Rising to the task of better car safety

With cars become ever more computerised, there is an increasing need for robust real-time embedded software to maintain the effectiveness and safety of critical onboard systems.

The IST-funded RISE project, which ended in February 2005, set out to address this demand by developing a software toolset specifically geared to the automotive industry.

RISE succeeded in delivering on all of its principal objectives and answers a genuine need in the automotive industry, according to project coordinator, Bernard Dion, Chief Technical Office of Esterel Technologies, the main partner in the project.

“Real-time embedded automotive software is more and more needed to implement basic functions such as efficient engine control, drivers assistance functions such as the Electronic Stability Program (ESP) or Line Departure Warning (LDW) that warns the driver when he/she is leaving the right lane or more comfort functions such as a Seat Memory feature,” he says.

Pointing out that modern high-end cars currently have a complex network of up to 60 computers communicating along many different bus systems, Bernard Dion notes that a number of these functions, such as engine control or ESP, are safety related.

“That means that any failure in these systems can potentially cause an accident. Due to the increase in the number and complexity of these systems, it becomes necessary to provide automotive manufacturers and their suppliers with the necessary tools to develop these systems in a safe and cost-effective manner,” he says.

Explaining the advantages that the RISE toolset brings over existing technologies, Bernard Dion says that the software development tools developed as part of the project allows for a number of improvements, including:

• the efficient development of the software by using model-based development, a technique that allows automatic generation of the software code from a high-level model of its functionalities;
• the generation of efficient code on the target processors that can meet stringent cost constraints, in this instance in the automotive industry;
• the validation that software is safe by providing efficient means such as formal verification of safety properties;
• safe and efficient communication over new kinds of buses that have started to appear in the automotive industry (TTA or Flexray).

Among the principal challenges to be overcome in making the project a success, Bernard Dion cites the fact that model-based design and development is a relatively new concept in automotive applications.
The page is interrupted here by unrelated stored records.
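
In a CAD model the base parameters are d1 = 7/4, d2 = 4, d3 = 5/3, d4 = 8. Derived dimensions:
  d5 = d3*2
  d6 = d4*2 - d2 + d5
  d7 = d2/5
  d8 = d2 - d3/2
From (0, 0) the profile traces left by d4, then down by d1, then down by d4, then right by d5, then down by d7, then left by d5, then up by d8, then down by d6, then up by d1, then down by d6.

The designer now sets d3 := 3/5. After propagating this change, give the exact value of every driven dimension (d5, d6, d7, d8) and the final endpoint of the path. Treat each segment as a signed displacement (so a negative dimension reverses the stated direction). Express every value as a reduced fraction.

d5 = 6/5
d6 = 66/5
d7 = 4/5
d8 = 37/10
endpoint = (-8, -63/2)

Apply edit: d3 := 3/5
  d5 = d3*2 = 6/5
  d6 = d4*2 - d2 + d5 = 66/5
  d7 = d2/5 = 4/5
  d8 = d2 - d3/2 = 37/10
Walk from origin (0, 0):
  seg 1: left by d4 = 8 → (-8, 0)
  seg 2: down by d1 = 7/4 → (-8, -7/4)
  seg 3: down by d4 = 8 → (-8, -39/4)
  seg 4: right by d5 = 6/5 → (-34/5, -39/4)
  seg 5: down by d7 = 4/5 → (-34/5, -211/20)
  seg 6: left by d5 = 6/5 → (-8, -211/20)
  seg 7: up by d8 = 37/10 → (-8, -137/20)
  seg 8: down by d6 = 66/5 → (-8, -401/20)
  seg 9: up by d1 = 7/4 → (-8, -183/10)
  seg 10: down by d6 = 66/5 → (-8, -63/2)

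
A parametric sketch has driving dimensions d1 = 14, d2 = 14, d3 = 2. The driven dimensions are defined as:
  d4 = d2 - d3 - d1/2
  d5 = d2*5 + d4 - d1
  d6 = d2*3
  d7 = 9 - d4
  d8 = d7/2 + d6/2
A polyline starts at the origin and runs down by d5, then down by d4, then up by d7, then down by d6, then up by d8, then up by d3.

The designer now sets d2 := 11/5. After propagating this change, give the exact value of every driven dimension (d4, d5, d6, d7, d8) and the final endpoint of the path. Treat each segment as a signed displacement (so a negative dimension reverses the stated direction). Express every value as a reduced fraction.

d4 = -34/5
d5 = -49/5
d6 = 33/5
d7 = 79/5
d8 = 56/5
endpoint = (0, 39)

Apply edit: d2 := 11/5
  d4 = d2 - d3 - d1/2 = -34/5
  d5 = d2*5 + d4 - d1 = -49/5
  d6 = d2*3 = 33/5
  d7 = 9 - d4 = 79/5
  d8 = d7/2 + d6/2 = 56/5
Walk from origin (0, 0):
  seg 1: down by d5 = -49/5 → (0, 49/5)
  seg 2: down by d4 = -34/5 → (0, 83/5)
  seg 3: up by d7 = 79/5 → (0, 162/5)
  seg 4: down by d6 = 33/5 → (0, 129/5)
  seg 5: up by d8 = 56/5 → (0, 37)
  seg 6: up by d3 = 2 → (0, 39)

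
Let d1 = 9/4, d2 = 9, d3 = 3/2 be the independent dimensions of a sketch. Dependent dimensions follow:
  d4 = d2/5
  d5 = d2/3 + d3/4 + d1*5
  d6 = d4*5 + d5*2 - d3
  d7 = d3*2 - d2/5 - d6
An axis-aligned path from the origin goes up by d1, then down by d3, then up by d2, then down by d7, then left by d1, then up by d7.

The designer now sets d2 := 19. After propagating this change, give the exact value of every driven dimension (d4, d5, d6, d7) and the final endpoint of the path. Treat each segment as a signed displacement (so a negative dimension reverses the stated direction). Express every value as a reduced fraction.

Apply edit: d2 := 19
  d4 = d2/5 = 19/5
  d5 = d2/3 + d3/4 + d1*5 = 431/24
  d6 = d4*5 + d5*2 - d3 = 641/12
  d7 = d3*2 - d2/5 - d6 = -3253/60
Walk from origin (0, 0):
  seg 1: up by d1 = 9/4 → (0, 9/4)
  seg 2: down by d3 = 3/2 → (0, 3/4)
  seg 3: up by d2 = 19 → (0, 79/4)
  seg 4: down by d7 = -3253/60 → (0, 2219/30)
  seg 5: left by d1 = 9/4 → (-9/4, 2219/30)
  seg 6: up by d7 = -3253/60 → (-9/4, 79/4)

d4 = 19/5
d5 = 431/24
d6 = 641/12
d7 = -3253/60
endpoint = (-9/4, 79/4)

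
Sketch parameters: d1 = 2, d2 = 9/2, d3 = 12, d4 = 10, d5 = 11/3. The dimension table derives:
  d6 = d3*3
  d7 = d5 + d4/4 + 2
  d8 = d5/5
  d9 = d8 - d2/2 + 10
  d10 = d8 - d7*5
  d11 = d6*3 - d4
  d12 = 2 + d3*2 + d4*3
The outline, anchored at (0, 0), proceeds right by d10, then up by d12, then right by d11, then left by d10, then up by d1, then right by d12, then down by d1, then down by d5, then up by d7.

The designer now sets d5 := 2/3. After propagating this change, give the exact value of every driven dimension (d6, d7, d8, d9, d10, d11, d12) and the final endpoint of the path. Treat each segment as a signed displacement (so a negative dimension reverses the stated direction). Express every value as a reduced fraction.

Apply edit: d5 := 2/3
  d6 = d3*3 = 36
  d7 = d5 + d4/4 + 2 = 31/6
  d8 = d5/5 = 2/15
  d9 = d8 - d2/2 + 10 = 473/60
  d10 = d8 - d7*5 = -257/10
  d11 = d6*3 - d4 = 98
  d12 = 2 + d3*2 + d4*3 = 56
Walk from origin (0, 0):
  seg 1: right by d10 = -257/10 → (-257/10, 0)
  seg 2: up by d12 = 56 → (-257/10, 56)
  seg 3: right by d11 = 98 → (723/10, 56)
  seg 4: left by d10 = -257/10 → (98, 56)
  seg 5: up by d1 = 2 → (98, 58)
  seg 6: right by d12 = 56 → (154, 58)
  seg 7: down by d1 = 2 → (154, 56)
  seg 8: down by d5 = 2/3 → (154, 166/3)
  seg 9: up by d7 = 31/6 → (154, 121/2)

d6 = 36
d7 = 31/6
d8 = 2/15
d9 = 473/60
d10 = -257/10
d11 = 98
d12 = 56
endpoint = (154, 121/2)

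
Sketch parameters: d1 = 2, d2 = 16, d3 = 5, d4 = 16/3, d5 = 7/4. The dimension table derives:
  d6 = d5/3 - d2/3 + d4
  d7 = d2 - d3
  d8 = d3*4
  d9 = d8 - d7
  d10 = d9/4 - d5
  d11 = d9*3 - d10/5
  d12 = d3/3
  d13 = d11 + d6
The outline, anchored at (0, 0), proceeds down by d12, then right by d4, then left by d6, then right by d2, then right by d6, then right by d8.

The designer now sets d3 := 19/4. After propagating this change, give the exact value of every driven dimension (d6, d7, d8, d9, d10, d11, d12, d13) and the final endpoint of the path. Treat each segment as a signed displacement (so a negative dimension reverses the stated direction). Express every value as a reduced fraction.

Apply edit: d3 := 19/4
  d6 = d5/3 - d2/3 + d4 = 7/12
  d7 = d2 - d3 = 45/4
  d8 = d3*4 = 19
  d9 = d8 - d7 = 31/4
  d10 = d9/4 - d5 = 3/16
  d11 = d9*3 - d10/5 = 1857/80
  d12 = d3/3 = 19/12
  d13 = d11 + d6 = 5711/240
Walk from origin (0, 0):
  seg 1: down by d12 = 19/12 → (0, -19/12)
  seg 2: right by d4 = 16/3 → (16/3, -19/12)
  seg 3: left by d6 = 7/12 → (19/4, -19/12)
  seg 4: right by d2 = 16 → (83/4, -19/12)
  seg 5: right by d6 = 7/12 → (64/3, -19/12)
  seg 6: right by d8 = 19 → (121/3, -19/12)

d6 = 7/12
d7 = 45/4
d8 = 19
d9 = 31/4
d10 = 3/16
d11 = 1857/80
d12 = 19/12
d13 = 5711/240
endpoint = (121/3, -19/12)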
Another barrier was the relative lack of regulation to precisely describe the processes that are mandatory to follow in the development and verification of safety-related applications in cars.

“This has been regulated in the aeronautics industry for many years but is not yet the case in the automotive industry. Also, the adoption of new standards for buses (TTA or FLexRay) will still take a few years,” he says. Despite these difficulties, the project partners were pleased with the performance of the toolset when it was tested in a real-world environment.

“The RISE toolset was successfully tested by AUDI on a prototype car with a Drive-By-Wire system, where electronic controls are used to supplement the driver controls or even provide full authority over the vehicle functions, thus exercising all of the functionalities of the toolset,” says Dion.

With interest burgeoning in real-time embedded systems in automotive applications, the commercial prospects for RISE are plentiful, according to Bernard Dion. “The RISE toolset is currently in use at several automotive sites, at least partially, both with automotive manufacturers and suppliers, for production cars,” he says.

The progress made in the RISE project will also find new life in the IST project DECOS, which deals with the development of dependable architecture for domains such as the automotive or aeronautics sectors.